I really want a couple of different ones. Even though they’re like $16 they last forEVER on your lips and they contain enough product to cover your whole body.
They cray, basically!
I find this very heartwarming. Solidarity, you guys.
Oh, man. That blog.
@Reginal T. Squirge That blog, right??! Yikes.
I use gmail and sign up for all sorts of store emails, then have them filtered into their own folder and so they don’t show up in my inbox. So I never see them until I click into my coupons folder. I just don’t click into the coupons folder unless I have something particular I want to buy, then I look for the right store. If there isn’t an applicable sale, I’ll maybe look in the folder a couple times a week. Make sure only to peek quickly! Don’t give your brain any time to get ideas.
It works for me, but I am not an impulsive shopper, rather, I am an obsessive-prior-research shopper. YMMV.
This was me and my best friend for like 2 year straight. All day. Every day. On gchat. We are now responsible spenders (mostly). And I paid of my last bit of credit card debt last month. You can do it too!
NEVER READ FASHION BLOGS. Seriously, I feel so much better about myself and the things I have once I stopped reading fashion/lifestyle/whatever blogs and gave up all women’s magazines. It’s amazing how much of a difference it makes.
i love this. everything in it is true.
Logan, the evolution is apparent! I’m actually very impressed.
@fake coffee snob THIS. Go Logan.
@fake coffee snob ME TOO! Logan, you da best!
Ugh I am unemployed and feel terribly frustrated and sad, but this made me feel better!
I don’t need to say it again that this post is even further proof of my earlier thesis that this was a killer week for the ol’ Billfold. #stellarworkbro
I have had the exact same conversation (over a period of weeks) with myself about Lip Tar. Whatever it is.

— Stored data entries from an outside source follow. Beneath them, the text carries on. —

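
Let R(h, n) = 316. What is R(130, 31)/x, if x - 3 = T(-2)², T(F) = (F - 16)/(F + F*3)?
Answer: 5056/129 ≈ 39.194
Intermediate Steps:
T(F) = (-16 + F)/(4*F) (T(F) = (-16 + F)/(F + 3*F) = (-16 + F)/((4*F)) = (-16 + F)*(1/(4*F)) = (-16 + F)/(4*F))
x = 129/16 (x = 3 + ((¼)*(-16 - 2)/(-2))² = 3 + ((¼)*(-½)*(-18))² = 3 + (9/4)² = 3 + 81/16 = 129/16 ≈ 8.0625)
R(130, 31)/x = 316/(129/16) = 316*(16/129) = 5056/129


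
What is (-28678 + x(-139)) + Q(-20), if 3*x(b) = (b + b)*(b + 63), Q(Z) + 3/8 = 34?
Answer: -518441/24 ≈ -21602.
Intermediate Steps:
Q(Z) = 269/8 (Q(Z) = -3/8 + 34 = 269/8)
x(b) = 2*b*(63 + b)/3 (x(b) = ((b + b)*(b + 63))/3 = ((2*b)*(63 + b))/3 = (2*b*(63 + b))/3 = 2*b*(63 + b)/3)
(-28678 + x(-139)) + Q(-20) = (-28678 + (⅔)*(-139)*(63 - 139)) + 269/8 = (-28678 + (⅔)*(-139)*(-76)) + 269/8 = (-28678 + 21128/3) + 269/8 = -64906/3 + 269/8 = -518441/24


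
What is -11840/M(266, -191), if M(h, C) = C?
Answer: 11840/191 ≈ 61.990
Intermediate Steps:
-11840/M(266, -191) = -11840/(-191) = -11840*(-1/191) = 11840/191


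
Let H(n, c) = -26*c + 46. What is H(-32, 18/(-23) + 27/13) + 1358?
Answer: 31518/23 ≈ 1370.3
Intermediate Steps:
H(n, c) = 46 - 26*c
H(-32, 18/(-23) + 27/13) + 1358 = (46 - 26*(18/(-23) + 27/13)) + 1358 = (46 - 26*(18*(-1/23) + 27*(1/13))) + 1358 = (46 - 26*(-18/23 + 27/13)) + 1358 = (46 - 26*387/299) + 1358 = (46 - 774/23) + 1358 = 284/23 + 1358 = 31518/23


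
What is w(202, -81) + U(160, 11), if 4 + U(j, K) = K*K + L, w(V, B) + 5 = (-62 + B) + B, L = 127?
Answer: 15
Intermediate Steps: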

I really liked this chat, since it’s Logan talking with someone who is coming from the same place/similar problems. I like the chats with Mike, too, but often after reading them Mike seems like a guy where butter won’t melt in his mouth (goody 2 shoes) and Logan seems super-duper irresponsible. Like, it exaggerates how responsible/irresponsible each of them are by contrasting them together. In reading this, I understand Logan a little better with less judgy feelings about her choices or whatever. I normally understand where Mike’s coming from as a fellow Responsible, but sometimes when he talks to Logan he begins to sound a bit patronizing or something??? idk!! I love both of ya’ll though keep doing what your doing. :)
I was about to totally trash Lip Tar because it sounds stupid and paying $16 for a tiny tube of lip stuff seems stupid, but then I googled it and…shit, now I want some.